The pathological aggregation of amyloidogenic proteins is a hallmark of many neurological diseases, including Alzheimer’s disease and prion diseases. We have shown both in vitro and in vivo that doxycycline can inhibit the aggregation of Aβ42 amyloid fibrils and disassemble mature amyloid fibrils. However, the molecular mechanisms of the drug’s anti-amyloidogenic property are not understood.
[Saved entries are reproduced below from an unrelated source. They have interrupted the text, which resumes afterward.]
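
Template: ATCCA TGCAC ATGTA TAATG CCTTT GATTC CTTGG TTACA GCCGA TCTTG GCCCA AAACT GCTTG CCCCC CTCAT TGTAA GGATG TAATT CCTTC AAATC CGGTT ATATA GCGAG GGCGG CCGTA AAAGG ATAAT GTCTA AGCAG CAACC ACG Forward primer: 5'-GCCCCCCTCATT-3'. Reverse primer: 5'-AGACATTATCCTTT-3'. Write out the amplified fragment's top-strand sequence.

5'-GCCCCCCTCATTGTAAGGATGTAATTCCTTCAAATCCGGTTATATAGCGAGGGCGGCCGTAAAAGGATAATGTCT-3'

The forward primer matches the template at positions 65–76.
Taking the reverse complement of AGACATTATCCTTT gives AAAGGATAATGTCT, found at positions 126–139 on the template; the primer anneals here to the top strand with its 3' end pointing upstream.
The product is the template from position 65 through 139 (75 bp).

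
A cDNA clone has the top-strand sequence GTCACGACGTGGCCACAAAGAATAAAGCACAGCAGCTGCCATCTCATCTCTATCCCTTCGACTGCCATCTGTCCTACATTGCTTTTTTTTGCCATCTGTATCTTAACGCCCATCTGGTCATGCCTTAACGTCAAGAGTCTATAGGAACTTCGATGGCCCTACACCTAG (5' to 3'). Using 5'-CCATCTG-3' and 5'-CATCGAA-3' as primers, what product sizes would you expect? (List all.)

91 bp, 64 bp, 46 bp

The forward primer CCATCTG matches the top strand at positions 65–71, 92–98, 110–116.
The reverse primer's reverse complement is TTCGATG, matching at positions 149–155.
Each forward site pairs with the reverse site to give a product ending at position 155: sizes 91, 64, 46 bp.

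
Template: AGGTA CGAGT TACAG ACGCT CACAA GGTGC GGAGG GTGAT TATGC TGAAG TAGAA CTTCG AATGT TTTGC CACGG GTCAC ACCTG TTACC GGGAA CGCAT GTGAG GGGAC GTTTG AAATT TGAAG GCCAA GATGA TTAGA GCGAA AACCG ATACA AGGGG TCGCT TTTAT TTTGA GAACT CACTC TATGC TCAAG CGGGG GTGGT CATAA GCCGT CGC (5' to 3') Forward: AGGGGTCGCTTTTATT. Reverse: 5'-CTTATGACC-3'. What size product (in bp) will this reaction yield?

56 bp

Scanning the template, AGGGGTCGCTTTTATT occurs at positions 156–171; this primer anneals to the bottom strand there with its 3' end pointing downstream.
Taking the reverse complement of CTTATGACC gives GGTCATAAG, found at positions 203–211 on the template; the primer anneals here to the top strand with its 3' end pointing upstream.
The product runs from position 156 to position 211, so its length is 211 − 156 + 1 = 56 bp.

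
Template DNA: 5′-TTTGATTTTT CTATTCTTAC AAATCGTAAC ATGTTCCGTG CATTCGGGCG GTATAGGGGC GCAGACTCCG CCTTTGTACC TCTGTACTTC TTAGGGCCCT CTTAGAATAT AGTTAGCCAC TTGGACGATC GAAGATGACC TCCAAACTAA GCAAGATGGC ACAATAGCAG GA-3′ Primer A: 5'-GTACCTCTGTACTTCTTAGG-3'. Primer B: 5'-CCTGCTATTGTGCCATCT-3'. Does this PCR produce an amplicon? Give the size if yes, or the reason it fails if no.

Primer A (GTACCTCTGTACTTCTTAGG) matches the top strand at positions 76–95; it acts as a forward primer.
Primer B's reverse complement is AGATGGCACAATAGCAGG, matching the top strand at positions 154–171; it acts as a reverse primer.
The 3' ends face each other across positions 76–171, giving a 96 bp product.

Yes — a 96 bp product.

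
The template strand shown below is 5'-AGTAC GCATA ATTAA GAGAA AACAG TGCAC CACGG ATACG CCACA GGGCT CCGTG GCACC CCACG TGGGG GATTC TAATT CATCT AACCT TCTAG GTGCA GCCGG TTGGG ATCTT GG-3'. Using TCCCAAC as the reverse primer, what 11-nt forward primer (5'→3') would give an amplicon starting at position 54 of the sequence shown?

5'-TGGCACCCCAC-3'

The reverse primer's reverse complement GTTGGGA matches the template at positions 105–111; the product starts at position 54.
The forward primer is identical to the top strand over positions 54–64: TGGCACCCCAC.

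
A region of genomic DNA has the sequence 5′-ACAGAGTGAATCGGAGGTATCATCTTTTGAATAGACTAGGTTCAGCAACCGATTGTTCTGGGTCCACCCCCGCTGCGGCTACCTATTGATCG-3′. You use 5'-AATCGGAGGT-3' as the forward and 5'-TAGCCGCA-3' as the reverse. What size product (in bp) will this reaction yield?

73 bp

The forward primer matches the template at positions 9–18.
Taking the reverse complement of TAGCCGCA gives TGCGGCTA, found at positions 74–81 on the template; the primer anneals here to the top strand with its 3' end pointing upstream.
The product runs from position 9 to position 81, so its length is 81 − 9 + 1 = 73 bp.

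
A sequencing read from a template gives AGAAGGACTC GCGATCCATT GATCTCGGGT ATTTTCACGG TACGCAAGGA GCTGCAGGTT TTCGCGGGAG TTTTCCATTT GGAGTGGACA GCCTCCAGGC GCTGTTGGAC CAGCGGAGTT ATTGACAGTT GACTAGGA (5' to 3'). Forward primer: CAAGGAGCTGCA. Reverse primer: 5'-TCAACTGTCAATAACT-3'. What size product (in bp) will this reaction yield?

The forward primer matches the template at positions 45–56.
Reverse complement of the reverse primer: AGTTATTGACAGTTGA. This occurs on the top strand at positions 117–132.
The product runs from position 45 to position 132, so its length is 132 − 45 + 1 = 88 bp.

88 bp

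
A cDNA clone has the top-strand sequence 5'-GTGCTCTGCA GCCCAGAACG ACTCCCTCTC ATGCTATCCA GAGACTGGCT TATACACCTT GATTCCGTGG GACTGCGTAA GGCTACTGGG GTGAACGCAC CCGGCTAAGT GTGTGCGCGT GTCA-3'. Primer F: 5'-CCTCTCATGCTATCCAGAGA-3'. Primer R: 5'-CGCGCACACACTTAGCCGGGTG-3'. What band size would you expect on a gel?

95 bp

Forward primer CCTCTCATGCTATCCAGAGA is found on the top strand at positions 25–44.
The reverse primer's reverse complement is CACCCGGCTAAGTGTGTGCGCG, which matches the template at positions 98–119.
Product length = (reverse-primer end) − (forward-primer start) + 1 = 119 − 25 + 1 = 95 bp.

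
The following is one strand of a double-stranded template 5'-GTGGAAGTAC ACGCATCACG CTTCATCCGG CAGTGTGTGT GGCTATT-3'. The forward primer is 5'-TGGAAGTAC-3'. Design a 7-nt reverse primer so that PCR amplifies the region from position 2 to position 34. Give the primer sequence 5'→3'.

The product's 3' end on the top strand is position 34.
The reverse primer anneals to the top strand over positions 28–34, i.e. to CGGCAGT.
Its sequence written 5'→3' is the reverse complement: ACTGCCG.

5'-ACTGCCG-3'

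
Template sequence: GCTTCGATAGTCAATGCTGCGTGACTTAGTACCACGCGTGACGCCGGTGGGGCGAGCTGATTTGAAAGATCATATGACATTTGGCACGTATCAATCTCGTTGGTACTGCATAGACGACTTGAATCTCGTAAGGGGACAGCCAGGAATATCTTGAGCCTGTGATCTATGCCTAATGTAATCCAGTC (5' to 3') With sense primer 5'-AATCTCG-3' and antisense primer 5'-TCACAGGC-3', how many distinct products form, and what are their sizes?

Two products: 70 bp, 41 bp

The forward primer AATCTCG matches the top strand at positions 93–99, 122–128.
The reverse primer's reverse complement is GCCTGTGA, matching at positions 155–162.
Each forward site pairs with the reverse site to give a product ending at position 162: sizes 70, 41 bp.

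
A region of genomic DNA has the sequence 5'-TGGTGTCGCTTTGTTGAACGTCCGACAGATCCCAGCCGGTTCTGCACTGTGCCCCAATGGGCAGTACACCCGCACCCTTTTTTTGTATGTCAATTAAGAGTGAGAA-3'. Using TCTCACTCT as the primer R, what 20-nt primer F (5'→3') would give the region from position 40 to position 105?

The reverse primer's reverse complement AGAGTGAGA matches the template at positions 97–105; the product starts at position 40.
The forward primer is identical to the top strand over positions 40–59: TTCTGCACTGTGCCCCAATG.

5'-TTCTGCACTGTGCCCCAATG-3'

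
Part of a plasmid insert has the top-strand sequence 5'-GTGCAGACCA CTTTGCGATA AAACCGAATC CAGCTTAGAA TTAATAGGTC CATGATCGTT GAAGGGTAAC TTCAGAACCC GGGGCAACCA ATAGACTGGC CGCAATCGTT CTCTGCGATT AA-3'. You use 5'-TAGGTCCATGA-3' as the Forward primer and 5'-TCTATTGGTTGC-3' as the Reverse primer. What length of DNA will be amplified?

Scanning the template, TAGGTCCATGA occurs at positions 45–55; this primer anneals to the bottom strand there with its 3' end pointing downstream.
The reverse primer's reverse complement is GCAACCAATAGA, which matches the template at positions 84–95.
The product runs from position 45 to position 95, so its length is 95 − 45 + 1 = 51 bp.

51 bp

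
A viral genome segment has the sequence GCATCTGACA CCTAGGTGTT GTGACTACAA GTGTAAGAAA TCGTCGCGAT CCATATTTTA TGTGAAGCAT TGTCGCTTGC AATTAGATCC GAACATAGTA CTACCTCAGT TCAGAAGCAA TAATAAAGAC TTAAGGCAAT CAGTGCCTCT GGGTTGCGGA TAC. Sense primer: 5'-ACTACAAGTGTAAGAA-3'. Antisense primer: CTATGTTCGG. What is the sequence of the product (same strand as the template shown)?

5'-ACTACAAGTGTAAGAAATCGTCGCGATCCATATTTTATGTGAAGCATTGTCGCTTGCAATTAGATCCGAACATAG-3'

Forward primer ACTACAAGTGTAAGAA is found on the top strand at positions 24–39.
Taking the reverse complement of CTATGTTCGG gives CCGAACATAG, found at positions 89–98 on the template; the primer anneals here to the top strand with its 3' end pointing upstream.
The product is the template from position 24 through 98 (75 bp).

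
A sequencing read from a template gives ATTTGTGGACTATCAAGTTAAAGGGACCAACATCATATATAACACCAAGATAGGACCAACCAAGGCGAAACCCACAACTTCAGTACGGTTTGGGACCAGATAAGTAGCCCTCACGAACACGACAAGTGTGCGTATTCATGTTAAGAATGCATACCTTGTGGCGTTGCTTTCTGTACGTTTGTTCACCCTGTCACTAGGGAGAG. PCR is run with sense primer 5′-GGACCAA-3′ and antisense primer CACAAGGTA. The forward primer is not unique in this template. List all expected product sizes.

The forward primer GGACCAA matches the top strand at positions 24–30, 53–59.
The reverse primer's reverse complement is TACCTTGTG, matching at positions 152–160.
Each forward site pairs with the reverse site to give a product ending at position 160: sizes 137, 108 bp.

137 bp, 108 bp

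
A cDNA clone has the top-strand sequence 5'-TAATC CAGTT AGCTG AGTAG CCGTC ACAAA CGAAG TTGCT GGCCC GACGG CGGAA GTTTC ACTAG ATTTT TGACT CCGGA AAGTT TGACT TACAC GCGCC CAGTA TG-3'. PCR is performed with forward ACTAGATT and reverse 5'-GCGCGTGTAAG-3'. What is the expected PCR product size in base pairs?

39 bp

The forward primer matches the template at positions 61–68.
The reverse primer's reverse complement is CTTACACGCGC, which matches the template at positions 89–99.
The product runs from position 61 to position 99, so its length is 99 − 61 + 1 = 39 bp.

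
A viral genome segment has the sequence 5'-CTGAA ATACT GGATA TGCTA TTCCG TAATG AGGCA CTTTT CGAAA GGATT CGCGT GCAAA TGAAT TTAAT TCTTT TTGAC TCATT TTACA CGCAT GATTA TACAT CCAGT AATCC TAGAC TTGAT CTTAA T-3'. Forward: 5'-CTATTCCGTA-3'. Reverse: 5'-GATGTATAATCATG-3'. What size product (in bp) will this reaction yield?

Forward primer CTATTCCGTA is found on the top strand at positions 18–27.
Reverse complement of the reverse primer: CATGATTATACATC. This occurs on the top strand at positions 93–106.
Amplicon spans positions 18–106: 89 bp.

89 bp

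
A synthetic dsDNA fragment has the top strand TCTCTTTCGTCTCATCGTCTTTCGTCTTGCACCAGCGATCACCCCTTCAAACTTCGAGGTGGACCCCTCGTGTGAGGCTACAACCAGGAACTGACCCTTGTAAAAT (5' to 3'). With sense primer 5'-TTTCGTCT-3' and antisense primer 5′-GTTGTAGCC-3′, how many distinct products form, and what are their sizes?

The forward primer TTTCGTCT matches the top strand at positions 5–12, 20–27.
The reverse primer's reverse complement is GGCTACAAC, matching at positions 76–84.
Each forward site pairs with the reverse site to give a product ending at position 84: sizes 80, 65 bp.

Two products: 80 bp, 65 bp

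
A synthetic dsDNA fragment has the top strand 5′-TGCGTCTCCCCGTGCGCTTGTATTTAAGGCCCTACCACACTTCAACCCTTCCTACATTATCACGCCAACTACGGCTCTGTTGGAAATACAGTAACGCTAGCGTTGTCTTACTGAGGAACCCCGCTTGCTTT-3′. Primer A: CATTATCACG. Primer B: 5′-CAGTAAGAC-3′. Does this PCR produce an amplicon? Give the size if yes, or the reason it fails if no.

Primer A (CATTATCACG) matches the top strand at positions 55–64; it acts as a forward primer.
Primer B's reverse complement is GTCTTACTG, matching the top strand at positions 105–113; it acts as a reverse primer.
The 3' ends face each other across positions 55–113, giving a 59 bp product.

Yes — a 59 bp product.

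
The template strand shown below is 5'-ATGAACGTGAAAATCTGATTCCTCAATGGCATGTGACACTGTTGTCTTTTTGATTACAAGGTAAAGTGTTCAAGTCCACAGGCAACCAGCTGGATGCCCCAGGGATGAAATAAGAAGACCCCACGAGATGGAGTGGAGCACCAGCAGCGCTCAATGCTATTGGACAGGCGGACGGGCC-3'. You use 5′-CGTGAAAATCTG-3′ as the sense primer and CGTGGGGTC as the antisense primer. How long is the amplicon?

120 bp

The forward primer matches the template at positions 6–17.
Taking the reverse complement of CGTGGGGTC gives GACCCCACG, found at positions 117–125 on the template; the primer anneals here to the top strand with its 3' end pointing upstream.
Product length = (reverse-primer end) − (forward-primer start) + 1 = 125 − 6 + 1 = 120 bp.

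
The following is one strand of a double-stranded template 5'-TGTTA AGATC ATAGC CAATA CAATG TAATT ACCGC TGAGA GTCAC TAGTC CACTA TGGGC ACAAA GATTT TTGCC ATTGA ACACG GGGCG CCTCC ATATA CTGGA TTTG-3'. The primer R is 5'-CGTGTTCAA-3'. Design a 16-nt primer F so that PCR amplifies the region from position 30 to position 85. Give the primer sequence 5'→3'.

5'-TACCGCTGAGAGTCAC-3'

The reverse primer's reverse complement TTGAACACG matches the template at positions 77–85; the product starts at position 30.
The forward primer is identical to the top strand over positions 30–45: TACCGCTGAGAGTCAC.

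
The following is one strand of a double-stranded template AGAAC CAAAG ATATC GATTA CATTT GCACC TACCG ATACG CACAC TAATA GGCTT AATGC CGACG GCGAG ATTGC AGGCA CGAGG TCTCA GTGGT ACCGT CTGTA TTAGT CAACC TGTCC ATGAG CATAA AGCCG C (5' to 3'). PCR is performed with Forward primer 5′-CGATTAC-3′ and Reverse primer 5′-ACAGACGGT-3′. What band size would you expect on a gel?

The forward primer matches the template at positions 15–21.
Taking the reverse complement of ACAGACGGT gives ACCGTCTGT, found at positions 96–104 on the template; the primer anneals here to the top strand with its 3' end pointing upstream.
Product length = (reverse-primer end) − (forward-primer start) + 1 = 104 − 15 + 1 = 90 bp.

90 bp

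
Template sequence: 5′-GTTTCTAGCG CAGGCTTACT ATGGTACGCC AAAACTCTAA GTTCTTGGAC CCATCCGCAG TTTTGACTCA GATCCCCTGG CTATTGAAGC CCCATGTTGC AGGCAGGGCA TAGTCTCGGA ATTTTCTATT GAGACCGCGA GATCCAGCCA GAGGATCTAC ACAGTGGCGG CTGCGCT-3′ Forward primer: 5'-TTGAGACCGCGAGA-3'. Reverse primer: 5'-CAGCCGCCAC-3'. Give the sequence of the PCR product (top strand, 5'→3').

Forward primer TTGAGACCGCGAGA is found on the top strand at positions 129–142.
The reverse primer's reverse complement is GTGGCGGCTG, which matches the template at positions 164–173.
The product is the template from position 129 through 173 (45 bp).

5'-TTGAGACCGCGAGATCCAGCCAGAGGATCTACACAGTGGCGGCTG-3'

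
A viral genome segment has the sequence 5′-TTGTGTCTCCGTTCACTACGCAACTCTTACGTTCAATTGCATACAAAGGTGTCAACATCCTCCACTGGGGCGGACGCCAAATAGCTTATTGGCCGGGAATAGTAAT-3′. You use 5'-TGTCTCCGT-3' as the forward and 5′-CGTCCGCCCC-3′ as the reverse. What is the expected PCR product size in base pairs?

The forward primer matches the template at positions 4–12.
Reverse complement of the reverse primer: GGGGCGGACG. This occurs on the top strand at positions 67–76.
Product length = (reverse-primer end) − (forward-primer start) + 1 = 76 − 4 + 1 = 73 bp.

73 bp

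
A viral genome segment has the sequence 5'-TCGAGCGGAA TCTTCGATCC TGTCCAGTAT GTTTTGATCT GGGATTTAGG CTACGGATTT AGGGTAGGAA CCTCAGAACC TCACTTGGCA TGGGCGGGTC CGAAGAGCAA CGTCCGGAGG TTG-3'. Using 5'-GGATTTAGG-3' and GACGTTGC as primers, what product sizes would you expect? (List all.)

73 bp, 60 bp

The forward primer GGATTTAGG matches the top strand at positions 42–50, 55–63.
The reverse primer's reverse complement is GCAACGTC, matching at positions 107–114.
Each forward site pairs with the reverse site to give a product ending at position 114: sizes 73, 60 bp.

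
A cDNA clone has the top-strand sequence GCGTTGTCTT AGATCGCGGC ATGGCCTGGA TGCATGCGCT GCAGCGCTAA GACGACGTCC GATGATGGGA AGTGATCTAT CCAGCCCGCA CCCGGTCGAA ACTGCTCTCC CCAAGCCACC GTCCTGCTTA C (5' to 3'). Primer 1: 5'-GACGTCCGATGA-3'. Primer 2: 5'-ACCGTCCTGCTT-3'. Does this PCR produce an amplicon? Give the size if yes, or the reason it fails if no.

Primer 1 (GACGTCCGATGA) matches the top strand at positions 54–65 (3' end points downstream).
Primer 2 (ACCGTCCTGCTT) also matches the top strand directly, at positions 118–129 — its reverse complement AAGCAGGACGGT is not present.
Both primers anneal to the bottom strand with 3' ends pointing the same way, so neither can prime synthesis back toward the other.

No product — both primers anneal to the same strand and extend in the same direction.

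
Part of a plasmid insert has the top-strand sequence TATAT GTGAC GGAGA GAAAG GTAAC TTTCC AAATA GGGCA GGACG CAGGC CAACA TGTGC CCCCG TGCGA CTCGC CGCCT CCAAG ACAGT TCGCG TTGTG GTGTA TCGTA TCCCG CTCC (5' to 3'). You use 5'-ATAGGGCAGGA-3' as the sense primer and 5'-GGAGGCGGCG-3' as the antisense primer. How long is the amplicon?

The forward primer matches the template at positions 33–43.
The reverse primer's reverse complement is CGCCGCCTCC, which matches the template at positions 73–82.
Amplicon spans positions 33–82: 50 bp.

50 bp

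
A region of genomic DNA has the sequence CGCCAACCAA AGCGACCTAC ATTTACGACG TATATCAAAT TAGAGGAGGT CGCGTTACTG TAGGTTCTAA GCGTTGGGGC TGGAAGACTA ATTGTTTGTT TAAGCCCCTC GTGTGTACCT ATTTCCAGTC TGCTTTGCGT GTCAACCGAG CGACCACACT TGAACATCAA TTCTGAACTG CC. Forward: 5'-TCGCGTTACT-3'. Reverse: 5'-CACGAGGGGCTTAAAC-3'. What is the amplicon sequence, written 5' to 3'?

5'-TCGCGTTACTGTAGGTTCTAAGCGTTGGGGCTGGAAGACTAATTGTTTGTTTAAGCCCCTCGTG-3'

Forward primer TCGCGTTACT is found on the top strand at positions 50–59.
Taking the reverse complement of CACGAGGGGCTTAAAC gives GTTTAAGCCCCTCGTG, found at positions 98–113 on the template; the primer anneals here to the top strand with its 3' end pointing upstream.
The product is the template from position 50 through 113 (64 bp).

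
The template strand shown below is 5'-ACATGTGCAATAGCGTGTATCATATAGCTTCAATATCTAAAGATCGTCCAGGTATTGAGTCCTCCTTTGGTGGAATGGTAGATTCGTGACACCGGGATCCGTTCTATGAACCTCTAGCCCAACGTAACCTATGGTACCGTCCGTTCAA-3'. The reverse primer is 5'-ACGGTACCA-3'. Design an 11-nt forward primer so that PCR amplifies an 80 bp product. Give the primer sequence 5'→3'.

The reverse primer's reverse complement TGGTACCGT matches the template at positions 132–140, so the product ends at position 140.
An 80 bp product then starts at position 140 − 80 + 1 = 61.
The forward primer is identical to the top strand there: CCTCCTTTGGT.

5'-CCTCCTTTGGT-3'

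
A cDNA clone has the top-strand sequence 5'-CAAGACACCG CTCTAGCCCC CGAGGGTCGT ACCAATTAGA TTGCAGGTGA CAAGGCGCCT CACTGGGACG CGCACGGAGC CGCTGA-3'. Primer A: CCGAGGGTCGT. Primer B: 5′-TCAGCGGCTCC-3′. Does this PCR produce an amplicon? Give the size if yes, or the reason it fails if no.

Primer A (CCGAGGGTCGT) matches the top strand at positions 20–30; it acts as a forward primer.
Primer B's reverse complement is GGAGCCGCTGA, matching the top strand at positions 76–86; it acts as a reverse primer.
The 3' ends face each other across positions 20–86, giving a 67 bp product.

Yes — a 67 bp product.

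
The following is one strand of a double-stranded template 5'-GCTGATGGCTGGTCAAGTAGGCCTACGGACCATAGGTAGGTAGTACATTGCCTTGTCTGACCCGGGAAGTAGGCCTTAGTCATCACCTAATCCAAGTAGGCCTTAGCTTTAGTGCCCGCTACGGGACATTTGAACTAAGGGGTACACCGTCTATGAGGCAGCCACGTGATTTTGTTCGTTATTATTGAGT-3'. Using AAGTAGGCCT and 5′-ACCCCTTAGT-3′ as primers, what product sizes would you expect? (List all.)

The forward primer AAGTAGGCCT matches the top strand at positions 15–24, 67–76, 94–103.
The reverse primer's reverse complement is ACTAAGGGGT, matching at positions 134–143.
Each forward site pairs with the reverse site to give a product ending at position 143: sizes 129, 77, 50 bp.

129 bp, 77 bp, 50 bp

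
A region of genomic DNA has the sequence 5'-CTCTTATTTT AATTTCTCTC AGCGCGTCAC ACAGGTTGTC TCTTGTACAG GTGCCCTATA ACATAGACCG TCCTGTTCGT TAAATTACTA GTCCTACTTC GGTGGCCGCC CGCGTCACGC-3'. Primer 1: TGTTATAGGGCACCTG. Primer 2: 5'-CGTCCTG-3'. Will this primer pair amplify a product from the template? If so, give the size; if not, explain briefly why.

Primer 1 (TGTTATAGGGCACCTG) has reverse complement CAGGTGCCCTATAACA, which matches the top strand at positions 48–63; primer 1 anneals to the top strand there with its 3' end pointing upstream toward position 48.
Primer 2 (CGTCCTG) matches the top strand directly at positions 69–75; it anneals to the bottom strand with its 3' end pointing downstream toward position 75.
The 3' ends diverge (primer 1 extends toward position 1, primer 2 toward position 120), so the primers never converge on a shared product.

No product — the primers' 3' ends point away from each other.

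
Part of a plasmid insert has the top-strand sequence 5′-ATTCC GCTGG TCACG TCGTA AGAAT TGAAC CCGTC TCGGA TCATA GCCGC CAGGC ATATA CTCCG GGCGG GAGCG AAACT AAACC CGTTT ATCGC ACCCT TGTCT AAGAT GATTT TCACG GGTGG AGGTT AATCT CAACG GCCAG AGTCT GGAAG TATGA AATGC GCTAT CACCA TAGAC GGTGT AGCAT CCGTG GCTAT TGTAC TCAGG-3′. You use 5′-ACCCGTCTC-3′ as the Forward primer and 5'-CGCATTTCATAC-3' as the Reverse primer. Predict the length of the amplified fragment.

The forward primer matches the template at positions 29–37.
The reverse primer's reverse complement is GTATGAAATGCG, which matches the template at positions 155–166.
Amplicon spans positions 29–166: 138 bp.

138 bp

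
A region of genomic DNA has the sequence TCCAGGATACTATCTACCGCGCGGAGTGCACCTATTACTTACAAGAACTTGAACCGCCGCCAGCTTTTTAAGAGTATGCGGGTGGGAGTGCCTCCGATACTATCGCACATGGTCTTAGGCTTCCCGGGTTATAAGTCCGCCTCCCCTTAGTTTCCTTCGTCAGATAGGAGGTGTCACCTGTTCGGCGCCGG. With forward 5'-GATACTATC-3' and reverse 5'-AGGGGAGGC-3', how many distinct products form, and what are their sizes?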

In this study, a series of molecular dynamics simulations were performed to explain the molecular mechanism of the destabilization of Aβ42 fibrils by doxycycline and to compare the action of doxycycline with those of iododoxorubicin (a toxic structural homolog of tetracyclines), curcumin (known to have anti-amyloidogenic activity) and gentamicin (an antibiotic with no experimental evidence of anti-amyloidogenic properties). We found that doxycycline tightly binds the exposed hydrophobic amino acids of the Aβ42 amyloid fibrils, partly leading to destabilization of the fibrillar structure. Clarifying the molecular determinants of doxycycline binding to Aβ42 may help devise further strategies for structure-based drug design for Alzheimer’s disease.
Keywords: amyloid-beta protein, Alzheimer’s disease, doxycycline, iododoxorubicin, curcumin, molecular dynamics
1. Introduction
Interest in the anti-amyloidogenic activity of tetracyclines (TCs) arose from the observation that a structural homolog of doxycycline, the anthracycline anticancer drug 4′-iodo-4′deoxydoxorubicin (IDOX) (Figure 1), produced clinical benefits in patients with immunoglobulin light-chain (LC) amyloidosis. In five patients, a brief course (about a month) of IDOX prevented the progression of amyloidosis and improved their clinical condition over several months [1].
In experimental murine models of amyloidosis in vivo, IDOX specifically accumulated in amyloid deposits of amyloid A, immunoglobulin LC, transthyretin (TTR), amyloid β (Aβ) and β2microglobulin (β2M) but did not bind to the monomeric amyloid precursor [2]. In patients with familial amyloid polyneuropathy (FAP), IDOX co-localized with amyloid deposits and in vitro broke down TTR fibrils from patients into an amorphous precipitate [3]. These data indicated the existence of a universal mechanism of action of IDOX against amyloidosis and made it a potential anti-amyloidogenic drug for all types of amyloidosis [2,4]. However, because of its high toxicity—cardiotoxicity in particular—attempts have been made to identify structurally similar compounds possessing anti-fibrillogenic activity but with a better safety/toxicological profile, already tested in clinical practice.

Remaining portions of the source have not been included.